65 Let it be assumed, however, that on the question as to what disputes were referred there is a manifest error of law on the face of the ruling. Even on those assumptions, and assuming s 38(5) was satisfied, I would not grant leave to appeal. That is because, in my view, it was open, indeed correct, for the arbitrator to conclude that the claim for consequential damages was within the reference as being damages flowing from the alleged breach of contract. The analysis is this. By the arbitration agreement the parties referred certain disputes to arbitration. At that time the disputes were not identified as in the manner of points of claim. The areas of dispute were known but not in the detail that would find expression in terms of liability and relief in points of claim. What was clear though was that Moose's claim lay in contract the remedy for breach of which would lie in specific relief pursuant to a clause or clauses in the contract and/or damages. Subject to any special provision in the contract, and none is suggested, damages could be awarded under the principles in Hadley v Baxendale as expounded and explained in the cases. There are two limbs to the principles stated in Hadley v Baxendale, the second relating to what may be called consequential damages or loss which would include the consequential damages claimed by Moose. Whether the damages be sought under the first or second limb of Hadley v Baxendale, the claim for damages is not a cause of action in itself but relief claimed in respect of the alleged breach. For these reasons, it was open to Moose to claim damages as part of its relief in respect of the breaches of contract alleged in its points of claim when they were provided. It is not suggested by Mowby that the breaches alleged in the points of claim are outside the disputes referred to arbitration. Nor does it matter that Moose went into liquidation subsequent to the arbitration agreement. That is for the above reasons and the further reason that damage is not an essential element of the cause of action in contract. Thus the actual damage now claimed was not required to have been suffered at the time of entry into the arbitration agreement. Indeed, it is in the nature of things that in terms of damages the full impact of a breach may not become apparent for some time.

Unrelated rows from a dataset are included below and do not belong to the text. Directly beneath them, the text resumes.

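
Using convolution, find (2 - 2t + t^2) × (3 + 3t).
Ascending coefficients: a = [2, -2, 1], b = [3, 3]. c[0] = 2×3 = 6; c[1] = 2×3 + -2×3 = 0; c[2] = -2×3 + 1×3 = -3; c[3] = 1×3 = 3. Result coefficients: [6, 0, -3, 3] → 6 - 3t^2 + 3t^3

6 - 3t^2 + 3t^3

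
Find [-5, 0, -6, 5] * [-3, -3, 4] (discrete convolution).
y[0] = -5×-3 = 15; y[1] = -5×-3 + 0×-3 = 15; y[2] = -5×4 + 0×-3 + -6×-3 = -2; y[3] = 0×4 + -6×-3 + 5×-3 = 3; y[4] = -6×4 + 5×-3 = -39; y[5] = 5×4 = 20

[15, 15, -2, 3, -39, 20]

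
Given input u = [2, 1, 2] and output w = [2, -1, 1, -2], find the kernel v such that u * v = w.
Output length 4 = len(u) + len(v) - 1 ⇒ len(v) = 2. Solve v forward using v[k] = (w[k] - Σ_{i≥1} u[i]·v[k-i]) / u[0]: v[0] = w[0] / u[0] = 2 / 2 = 1; v[1] = (w[1] - 1×1) / u[0] = (-1 - 1×1) / 2 = -1. So v = [1, -1]. Forward-check [2, 1, 2] * [1, -1]: w[0] = 2×1 = 2; w[1] = 2×-1 + 1×1 = -1; w[2] = 1×-1 + 2×1 = 1; w[3] = 2×-1 = -2 → [2, -1, 1, -2] ✓

[1, -1]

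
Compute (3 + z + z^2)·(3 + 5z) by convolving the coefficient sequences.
Ascending coefficients: a = [3, 1, 1], b = [3, 5]. c[0] = 3×3 = 9; c[1] = 3×5 + 1×3 = 18; c[2] = 1×5 + 1×3 = 8; c[3] = 1×5 = 5. Result coefficients: [9, 18, 8, 5] → 9 + 18z + 8z^2 + 5z^3

9 + 18z + 8z^2 + 5z^3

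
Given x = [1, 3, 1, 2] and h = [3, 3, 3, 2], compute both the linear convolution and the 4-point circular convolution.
Linear: y_lin[0] = 1×3 = 3; y_lin[1] = 1×3 + 3×3 = 12; y_lin[2] = 1×3 + 3×3 + 1×3 = 15; y_lin[3] = 1×2 + 3×3 + 1×3 + 2×3 = 20; y_lin[4] = 3×2 + 1×3 + 2×3 = 15; y_lin[5] = 1×2 + 2×3 = 8; y_lin[6] = 2×2 = 4 → [3, 12, 15, 20, 15, 8, 4]. Circular (length 4): y[0] = 1×3 + 3×2 + 1×3 + 2×3 = 18; y[1] = 1×3 + 3×3 + 1×2 + 2×3 = 20; y[2] = 1×3 + 3×3 + 1×3 + 2×2 = 19; y[3] = 1×2 + 3×3 + 1×3 + 2×3 = 20 → [18, 20, 19, 20]

Linear: [3, 12, 15, 20, 15, 8, 4], Circular: [18, 20, 19, 20]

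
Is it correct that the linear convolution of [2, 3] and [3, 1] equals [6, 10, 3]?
Recompute linear convolution of [2, 3] and [3, 1]: y[0] = 2×3 = 6; y[1] = 2×1 + 3×3 = 11; y[2] = 3×1 = 3 → [6, 11, 3]. Compare to given [6, 10, 3]: they differ at index 1: given 10, correct 11, so answer: No

No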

66 It is for these reasons that in my view it was open to the arbitrator to rule that he had jurisdiction to decide the claim for consequential damages. Indeed, in my view that was the correct decision. In these circumstances, even if it be assumed that there was a relevant manifest error of law (as distinct from fact) on the face of the ruling, it would not be appropriate, in the exercise of discretion, to grant leave to appeal. In any event, of course, any question of granting leave is precluded by the non-satisfaction of s 38(5)(a).
67 The result of these reasons is that the application for leave to appeal must be refused.
68 Subject to anything that counsel may say I will order that the plaintiff have leave nunc pro tunc to commence and proceed with a counterclaim in the arbitration between the parties up to and including a final award but not thereafter to enforce the award if in its favour without further leave, that the proceeding be dismissed, and that the plaintiff pay the defendant's costs of the proceeding including reserved costs.